“Padre Martini” e la Parola incontrata nei poveri
Il ricordo dell’arcivescovo emerito di Milano e dei suoi anni nella Capitale, dove è stato rettore del Biblico e della Gregoriana. Nella basilica di Santa Cecilia, di cui aveva il titolo, la Messa per il trigesimo di Federica Cifelli
«Le sue parole continueranno ad ispirare il cammino e illuminare la strada di chi si impegna per la costruzione di un mondo più giusto. La sua costante attenzione agli ultimi, ai poveri, agli emarginati, la sua instancabile disponibilità al dialogo rimangono per tutti noi un baluardo inespugnabile». I Gesuiti del Centro Astalli ricordano così il cardinale Carlo Maria Martini, arcivescovo emerito di Milano, deceduto lo scorso 31 agosto nella casa dei Gesuiti Aloisianum, dove si era trasferito nel 2008 per curare il morbo di Parkinson, di cui soffriva da alcuni anni. «È tornato alla casa del Padre – dichiara padre Giovanni La Manna, presidente del Centro Astalli – ha vinto sulla sofferenza terrena e ora potrà godere della Grazia dei Cieli. I suoi insegnamenti e l’esempio di tutta la sua vita a servizio dell’umanità continueranno a tracciare la strada da percorrere per realizzare un mondo più giusto».

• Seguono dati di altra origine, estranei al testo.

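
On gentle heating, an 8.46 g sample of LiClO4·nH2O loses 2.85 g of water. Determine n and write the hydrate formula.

Mass of anhydrous LiClO4 = 8.46 − 2.85 = 5.61 g
mol H2O = 2.85 / 18.02 = 0.1582
Molar mass of LiClO4 = 106.39 g/mol → mol LiClO4 = 5.61 / 106.39 = 0.05273
n = 0.1582 / 0.05273 = 3.00 ≈ 3 → LiClO4·3H2O

LiClO4·3H2O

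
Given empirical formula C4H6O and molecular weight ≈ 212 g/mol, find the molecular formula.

Empirical-formula mass = 70.09 g/mol
n = 212 / 70.09 = 3.02 ≈ 3
Molecular formula = (C4H6O)3 = C12H18O3

C12H18O3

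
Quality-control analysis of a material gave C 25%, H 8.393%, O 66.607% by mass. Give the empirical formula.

CH4O2

Assume 100 g: 25 g C, 8.393 g H, 66.607 g O.
n(C) = 25/12.01 = 2.082, n(H) = 8.393/1.008 = 8.326, n(O) = 66.607/16.00 = 4.163
Smallest is C at 2.082 mol; normalising gives C 1.000, H 4.000, O 2.000
→ CH4O2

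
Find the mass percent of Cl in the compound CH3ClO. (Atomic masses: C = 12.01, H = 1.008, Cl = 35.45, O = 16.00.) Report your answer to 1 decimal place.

Molar mass = 1(12.01) + 3(1.008) + 1(35.45) + 1(16.00) = 66.484 g/mol
Mass of Cl per mole = 1 × 35.45 = 35.450 g
% Cl = 35.450 / 66.484 × 100 = 53.3%

53.3%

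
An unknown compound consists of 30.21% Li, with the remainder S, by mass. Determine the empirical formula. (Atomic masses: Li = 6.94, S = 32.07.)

Assume 100 g: 30.21 g Li, 69.79 g S.
Li: 30.21 g ÷ 6.94 g/mol = 4.353 mol
S: 69.79 g ÷ 32.07 g/mol = 2.176 mol
Smallest is S at 2.176 mol; normalising gives Li 2.000, S 1.000
Ratio ≈ 2:1, so the empirical formula is Li2S

Li2S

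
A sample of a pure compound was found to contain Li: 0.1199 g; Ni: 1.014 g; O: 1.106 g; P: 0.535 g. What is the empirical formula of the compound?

LiNiO4P

Moles — Li: 0.1199 / 6.94 = 0.01728 mol; Ni: 1.014 / 58.69 = 0.01728 mol; O: 1.106 / 16.00 = 0.06913 mol; P: 0.535 / 30.97 = 0.01727 mol
Smallest is P at 0.01727 mol; normalising gives Li 1.000, Ni 1.000, O 4.001, P 1.000
≈ 1:1:4:1 → LiNiO4P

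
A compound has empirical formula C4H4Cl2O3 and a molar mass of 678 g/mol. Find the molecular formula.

C16H16Cl8O12

Empirical-formula mass = 170.97 g/mol
n = 678 / 170.97 = 3.97 ≈ 4
Molecular formula = (C4H4Cl2O3)4 = C16H16Cl8O12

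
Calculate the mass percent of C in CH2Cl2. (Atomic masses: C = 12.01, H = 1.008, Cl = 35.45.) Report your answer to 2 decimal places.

Molar mass = 1(12.01) + 2(1.008) + 2(35.45) = 84.926 g/mol
Mass of C per mole = 1 × 12.01 = 12.010 g
% C = 12.010 / 84.926 × 100 = 14.14%

14.14%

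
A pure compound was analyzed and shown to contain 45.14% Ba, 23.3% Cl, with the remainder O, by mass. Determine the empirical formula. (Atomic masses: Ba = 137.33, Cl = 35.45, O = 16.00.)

BaCl2O6

Assume 100 g: 45.14 g Ba, 23.3 g Cl, 31.56 g O.
Moles — Ba: 45.14 / 137.33 = 0.3287 mol; Cl: 23.3 / 35.45 = 0.6573 mol; O: 31.56 / 16.00 = 1.972 mol
Smallest is Ba at 0.3287 mol; normalising gives Ba 1.000, Cl 2.000, O 6.001
≈ 1:2:6 → BaCl2O6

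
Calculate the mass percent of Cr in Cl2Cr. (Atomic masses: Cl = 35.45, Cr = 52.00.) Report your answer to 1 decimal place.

Molar mass = 2(35.45) + 1(52.00) = 122.900 g/mol
Mass of Cr per mole = 1 × 52.00 = 52.000 g
% Cr = 52.000 / 122.900 × 100 = 42.3%

42.3%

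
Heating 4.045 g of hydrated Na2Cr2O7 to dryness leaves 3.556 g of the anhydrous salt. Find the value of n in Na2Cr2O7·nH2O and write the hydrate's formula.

Na2Cr2O7·2H2O

Mass of water lost = 4.045 − 3.556 = 0.489 g → 0.489 / 18.02 = 0.02714 mol H2O
Molar mass of Na2Cr2O7 = 261.98 g/mol → mol Na2Cr2O7 = 3.556 / 261.98 = 0.01357
n = 0.02714 / 0.01357 = 2.00 ≈ 2 → Na2Cr2O7·2H2O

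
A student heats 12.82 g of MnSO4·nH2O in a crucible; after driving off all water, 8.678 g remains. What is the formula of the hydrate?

Mass of water lost = 12.82 − 8.678 = 4.142 g → 4.142 / 18.02 = 0.2299 mol H2O
Molar mass of MnSO4 = 151.01 g/mol → mol MnSO4 = 8.678 / 151.01 = 0.05747
n = 0.2299 / 0.05747 = 4.00 ≈ 4 → MnSO4·4H2O

MnSO4·4H2O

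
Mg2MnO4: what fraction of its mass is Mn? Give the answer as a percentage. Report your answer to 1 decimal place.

Molar mass = 2(24.31) + 1(54.94) + 4(16.00) = 167.560 g/mol
Mass of Mn per mole = 1 × 54.94 = 54.940 g
% Mn = 54.940 / 167.560 × 100 = 32.8%

32.8%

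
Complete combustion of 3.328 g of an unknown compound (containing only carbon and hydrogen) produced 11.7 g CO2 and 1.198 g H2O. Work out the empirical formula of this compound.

C2H

mol C = 11.7 / 44.01 = 0.2658; mass C = 0.2658 × 12.01 = 3.193 g
mol H = 2 × (1.198 / 18.02) = 0.1330; mass H = 0.1330 × 1.008 = 0.1340 g
Ratios (÷ 0.133): C 1.999, H 1.000
→ C2H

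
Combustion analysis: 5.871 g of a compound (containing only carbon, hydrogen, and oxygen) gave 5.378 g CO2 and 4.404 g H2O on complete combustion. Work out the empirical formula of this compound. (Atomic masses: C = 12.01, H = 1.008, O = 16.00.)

CH4O2

mol C = 5.378 / 44.01 = 0.1222; mass C = 0.1222 × 12.01 = 1.468 g
mol H = 2 × (4.404 / 18.02) = 0.4888; mass H = 0.4888 × 1.008 = 0.4927 g
mass O = 5.871 − (1.960) = 3.911 g → mol O = 0.2444
Divide by the smallest (0.1222 mol C): C 1.000, H 4.000, O 2.000
→ CH4O2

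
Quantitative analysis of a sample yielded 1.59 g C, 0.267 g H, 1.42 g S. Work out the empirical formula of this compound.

C3H6S

Moles — C: 1.59 / 12.01 = 0.1324 mol; H: 0.267 / 1.008 = 0.2649 mol; S: 1.42 / 32.07 = 0.04428 mol
Ratios (÷ 0.04428): C 2.990, H 5.982, S 1.000
→ C3H6S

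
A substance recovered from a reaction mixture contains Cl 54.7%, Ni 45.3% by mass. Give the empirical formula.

Assume 100 g: 54.7 g Cl, 45.3 g Ni.
Cl: 54.7 g ÷ 35.45 g/mol = 1.543 mol
Ni: 45.3 g ÷ 58.69 g/mol = 0.7719 mol
Divide by the smallest (0.7719 mol Ni): Cl 1.999, Ni 1.000
Ratio ≈ 2:1, so the empirical formula is Cl2Ni

Cl2Ni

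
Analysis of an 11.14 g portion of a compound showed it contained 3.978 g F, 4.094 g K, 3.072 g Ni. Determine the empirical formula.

F4K2Ni

F: 3.978 g ÷ 19.00 g/mol = 0.2094 mol
K: 4.094 g ÷ 39.10 g/mol = 0.1047 mol
Ni: 3.072 g ÷ 58.69 g/mol = 0.05234 mol
Smallest is Ni at 0.05234 mol; normalising gives F 4.000, K 2.000, Ni 1.000
≈ 4:2:1 → F4K2Ni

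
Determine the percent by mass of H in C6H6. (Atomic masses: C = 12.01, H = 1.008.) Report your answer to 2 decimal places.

7.74%

Molar mass = 6(12.01) + 6(1.008) = 78.108 g/mol
Mass of H per mole = 6 × 1.008 = 6.048 g
% H = 6.048 / 78.108 × 100 = 7.74%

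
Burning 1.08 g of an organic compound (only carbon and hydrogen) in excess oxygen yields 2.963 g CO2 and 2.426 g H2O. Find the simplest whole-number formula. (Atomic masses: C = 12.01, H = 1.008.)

CH4

mol C = 2.963 / 44.01 = 0.06733; mass C = 0.06733 × 12.01 = 0.8086 g
mol H = 2 × (2.426 / 18.02) = 0.2693; mass H = 0.2693 × 1.008 = 0.2714 g
Smallest is C at 0.06733 mol; normalising gives C 1.000, H 3.999
Ratio ≈ 1:4, so the empirical formula is CH4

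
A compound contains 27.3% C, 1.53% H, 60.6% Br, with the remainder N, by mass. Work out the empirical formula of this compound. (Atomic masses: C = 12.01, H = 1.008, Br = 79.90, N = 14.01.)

C3H2BrN

Assume 100 g: 27.3 g C, 1.53 g H, 60.6 g Br, 10.57 g N.
n(C) = 27.3/12.01 = 2.273, n(H) = 1.53/1.008 = 1.518, n(Br) = 60.6/79.90 = 0.7584, n(N) = 10.57/14.01 = 0.7545
Smallest is N at 0.7545 mol; normalising gives C 3.013, H 2.012, Br 1.005, N 1.000
Ratio ≈ 3:2:1:1, so the empirical formula is C3H2BrN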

«Pastore generoso e fedele alla Chiesa», come lo ha definito Benedetto XVI nel messaggio inviato in occasione delle esequie, nel duomo di Milano, «vicino con amore a chi era nello smarrimento, nella povertà, nella sofferenza», il cardinale gesuita era anzitutto un appassionato biblista. E proprio dal suo «amore per la Parola di Dio» prende corpo il ricordo della Comunità di Sant’Egidio, con la quale si è intrecciata la storia del cardinale negli anni trascorsi a Roma. Nel 1962 infatti gli venne assegnata la cattedra di critica testuale al Pontificio Istituto Biblico, del quale poi divenne anche rettore, prima di essere chiamato a reggere, nel 1978, la Pontificia Università Gregoriana. «La profonda conoscenza delle Scritture, da lui predicate negli anni Settanta nelle periferie di Roma insieme alla Comunità di Sant’Egidio quando era rettore della Gregoriana, il suo amore per i deboli e per i poveri, la sua passione per la pace e il dialogo, condivisi in tanti anni di amicizia, restano per tutti come preziosa eredità della sua passione evangelica per la Chiesa e per il nostro tempo», si legge in una nota della Comunità.
Degli anni romani del cardinale Martini ha parlato anche monsignor Matteo Zuppi presiedendo, il 2 settembre nella chiesa del Gesù, una celebrazione eucaristica in sua memoria. Un momento di preghiera «sobrio e affettuoso – lo ha definito -, come sarebbe piaciuto al padre Martini». Come ogni cardinale, anche lui, ha ricordato monsignor Zuppi, aveva il “titolo” di una chiesa romana: quello della basilica di Santa Cecilia, a Trastevere. In realtà, ha precisato, la basilica trasteverina, che ospiterà la Messa nel trigesimo della morte dell’arcivescovo emerito di Milano, «è stata per Martini cardinale più che un titolo»: con il quartiere, in particolare con alcuni poveri del centro, il padre Martini aveva «un rapporto di affetto e aiuto». Quindi la memoria di monsignor Zuppi è andata a quando «con Sant’Egidio lui, uomo della Parola, ci accompagnava in quartieri di periferia a incontrare la Parola nel vissuto dei poveri». Divenendo davvero un “padre”, come era tornato a farsi chiamare dopo avere terminato il suo servizio come arcivescovo della diocesi di Milano. Lo ha ricordato nell’omelia della celebrazione il Superiore della Provincia italiana dei Gesuiti, padre Carlo Casalone, soffermandosi su «quanto ci ha rivelato del volto del Padre». Due gli spunti, tratti dal Vangelo: la volontà del Signore di «liberarci da un modo miope di irrigidirci sui segni per scoprire in profondità il loro significato», cercando strade di unione e comunione, e la spinta a «coltivare la vita interiore».